In the State Assembly, the 39th, 43rd, 46th, 48th, 49th, 50th, 51st, 53rd, 54th, 57th, 58th, 59th, 62nd, 63rd, 64th, 66th, and 70th districts are entirely within the county, most of the 36th, 38th, 41st, and 45th districts are in the county, and parts of the 44th, 52nd, 55th districts are in the county.

The Los Angeles Superior Court, which covers the entire county, is not a County department but a division of the State's trial court system. Historically, the courthouses were county-owned buildings that were maintained at county expense, which created significant friction since the trial court judges, as officials of the state government, had to lobby the county board of supervisors for facility renovations and upgrades.
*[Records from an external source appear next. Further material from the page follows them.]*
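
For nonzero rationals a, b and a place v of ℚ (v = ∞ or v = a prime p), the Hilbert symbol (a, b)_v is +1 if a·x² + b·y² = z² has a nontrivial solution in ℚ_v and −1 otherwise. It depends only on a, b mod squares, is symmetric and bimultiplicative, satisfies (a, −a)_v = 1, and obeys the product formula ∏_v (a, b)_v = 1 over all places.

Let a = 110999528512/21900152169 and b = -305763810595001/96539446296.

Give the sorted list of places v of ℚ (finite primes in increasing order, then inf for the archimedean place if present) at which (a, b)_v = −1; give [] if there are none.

Mod squares: a ≡ 817, b ≡ -7142214. Check v ∈ {∞, 2, 3, 7, 11, 19, 29, 31, 43, 47}.
v=31: a=31^2·(≡27), b=31^3·(≡23) mod 31; (27|31)=-1, (23|31)=-1; (−1)^{2·3·15}·(-1)^3·(-1)^2 = -1.
v=7: a=7^-2·(≡5), b=7^0·(≡3) mod 7; (5|7)=-1, (3|7)=-1; (−1)^{-2·0·3}·(-1)^0·(-1)^-2 = +1.
v=47: a=47^2·(≡24), b=47^3·(≡25) mod 47; (24|47)=+1, (25|47)=+1; (−1)^{2·3·23}·(+1)^3·(+1)^2 = +1.
v=43: a=43^1·(≡5), b=43^1·(≡35) mod 43; (5|43)=-1, (35|43)=+1; (−1)^{1·1·21}·(-1)^1·(+1)^1 = +1.
v=11: a=11^0·(≡3), b=11^2·(≡3) mod 11; (3|11)=+1, (3|11)=+1; (−1)^{0·2·5}·(+1)^2·(+1)^0 = +1.
v=3: a=3^-12·(≡1), b=3^-15·(≡2) mod 3; (1|3)=+1, (2|3)=-1; (−1)^{-12·-15·1}·(+1)^-15·(-1)^-12 = +1.
v=29: a=29^-2·(≡20), b=29^-2·(≡25) mod 29; (20|29)=+1, (25|29)=+1; (−1)^{-2·-2·14}·(+1)^-2·(+1)^-2 = +1.
v=∞: 817 > 0 and -7142214 < 0  ⇒  (a,b)_∞ = +1.
v=19: a=19^1·(≡17), b=19^1·(≡11) mod 19; (17|19)=+1, (11|19)=+1; (−1)^{1·1·9}·(+1)^1·(+1)^1 = -1.
v=2: v_2(a)=6, v_2(b)=-3; units ≡ 1, 5 (mod 8); ε·ε+αω+βω = 0·0+6·1+-3·0 ≡ 0  ⇒  (a,b)_2 = +1.
(817, -7142214 / ℚ) ramifies at {19, 31}: a division algebra.

[19, 31]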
In turn, the state judiciary successfully persuaded the state Legislature to authorize the transfer of all courthouses to the state government in 2008 and 2009 (so that judges would have direct control over their own courthouses). Courthouse security is still provided by the county government under a contract with the state.
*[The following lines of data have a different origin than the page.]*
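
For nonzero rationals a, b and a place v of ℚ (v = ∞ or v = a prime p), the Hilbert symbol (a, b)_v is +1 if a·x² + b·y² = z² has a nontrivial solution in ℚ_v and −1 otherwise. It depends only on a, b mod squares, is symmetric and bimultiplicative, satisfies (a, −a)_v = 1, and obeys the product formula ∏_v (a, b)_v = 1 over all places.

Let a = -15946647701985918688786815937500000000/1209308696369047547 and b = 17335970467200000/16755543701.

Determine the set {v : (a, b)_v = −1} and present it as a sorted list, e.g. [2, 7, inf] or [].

[2, 5]

Mod squares: a ≡ -11165, b ≡ 256795. Check v ∈ {∞, 2, 3, 5, 7, 11, 13, 19, 23, 29, 43, 53}.
v=11: a=11^11·(≡10), b=11^3·(≡9) mod 11; (10|11)=-1, (9|11)=+1; (−1)^{11·3·5}·(-1)^3·(+1)^11 = +1.
v=2: v_2(a)=8, v_2(b)=10; units ≡ 3, 3 (mod 8); ε·ε+αω+βω = 1·1+8·1+10·1 ≡ 1  ⇒  (a,b)_2 = -1.
v=∞: -11165 < 0 and 256795 > 0  ⇒  (a,b)_∞ = +1.
v=23: a=23^4·(≡12), b=23^1·(≡11) mod 23; (12|23)=+1, (11|23)=-1; (−1)^{4·1·11}·(+1)^1·(-1)^4 = +1.
v=5: a=5^13·(≡2), b=5^5·(≡4) mod 5; (2|5)=-1, (4|5)=+1; (−1)^{13·5·2}·(-1)^5·(+1)^13 = -1.
v=3: a=3^4·(≡1), b=3^2·(≡1) mod 3; (1|3)=+1, (1|3)=+1; (−1)^{4·2·1}·(+1)^2·(+1)^4 = +1.
v=7: a=7^-1·(≡2), b=7^1·(≡6) mod 7; (2|7)=+1, (6|7)=-1; (−1)^{-1·1·3}·(+1)^1·(-1)^-1 = +1.
v=29: a=29^-1·(≡17), b=29^-1·(≡11) mod 29; (17|29)=-1, (11|29)=-1; (−1)^{-1·-1·14}·(-1)^-1·(-1)^-1 = +1.
v=53: a=53^4·(≡20), b=53^2·(≡15) mod 53; (20|53)=-1, (15|53)=+1; (−1)^{4·2·26}·(-1)^2·(+1)^4 = +1.
v=13: a=13^-6·(≡8), b=13^-2·(≡5) mod 13; (8|13)=-1, (5|13)=-1; (−1)^{-6·-2·6}·(-1)^-2·(-1)^-6 = +1.
v=43: a=43^-4·(≡40), b=43^-4·(≡39) mod 43; (40|43)=+1, (39|43)=-1; (−1)^{-4·-4·21}·(+1)^-4·(-1)^-4 = +1.
v=19: a=19^-2·(≡4), b=19^0·(≡2) mod 19; (4|19)=+1, (2|19)=-1; (−1)^{-2·0·9}·(+1)^0·(-1)^-2 = +1.
|Ram(-11165, 256795)| = 2, even; anisotropic at {2, 5}.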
=== City of Los Angeles ===

The City of Los Angeles government operates as a charter city (as opposed to a general law city) under the Charter of the City of Los Angeles. The elected government is composed of the Los Angeles City Council with 15 city council districts and the Mayor of Los Angeles. which operate under a mayor-council government, as well as the Los Angeles City Attorney and the Los Angeles City Controller. In addition, there are numerous departments and appointed officers such as the Los Angeles Police Department (LAPD) including the Los Angeles Board of Police Commissioners and the Chief of the Los Angeles Police Department, the Los Angeles Fire Department (LAFD), the Housing Authority of the City of Los Angeles (HACLA), the Los Angeles Department of Transportation (LADOT), the Los Angeles Public Library (LAPL), and the Los Angeles City Clerk.

=== Special districts ===
The Los Angeles Local Agency Formation Commission (LALAFCo) is the Local Agency Formation Commission (LAFCo) for Los Angeles County and regulates special districts within its jurisdiction.

== History ==
The current charter was proposed by the Los Angeles County Board of Freeholders on September 24, 1912, ratified by the electorate on November 5, 1912, filed with the California Secretary of State on January 29, 1913, and became effective June 2, 1913. It was the first local government to be granted Home Rule in the United States since the 1911 Home Rule Amendment was added to the Constitution of California.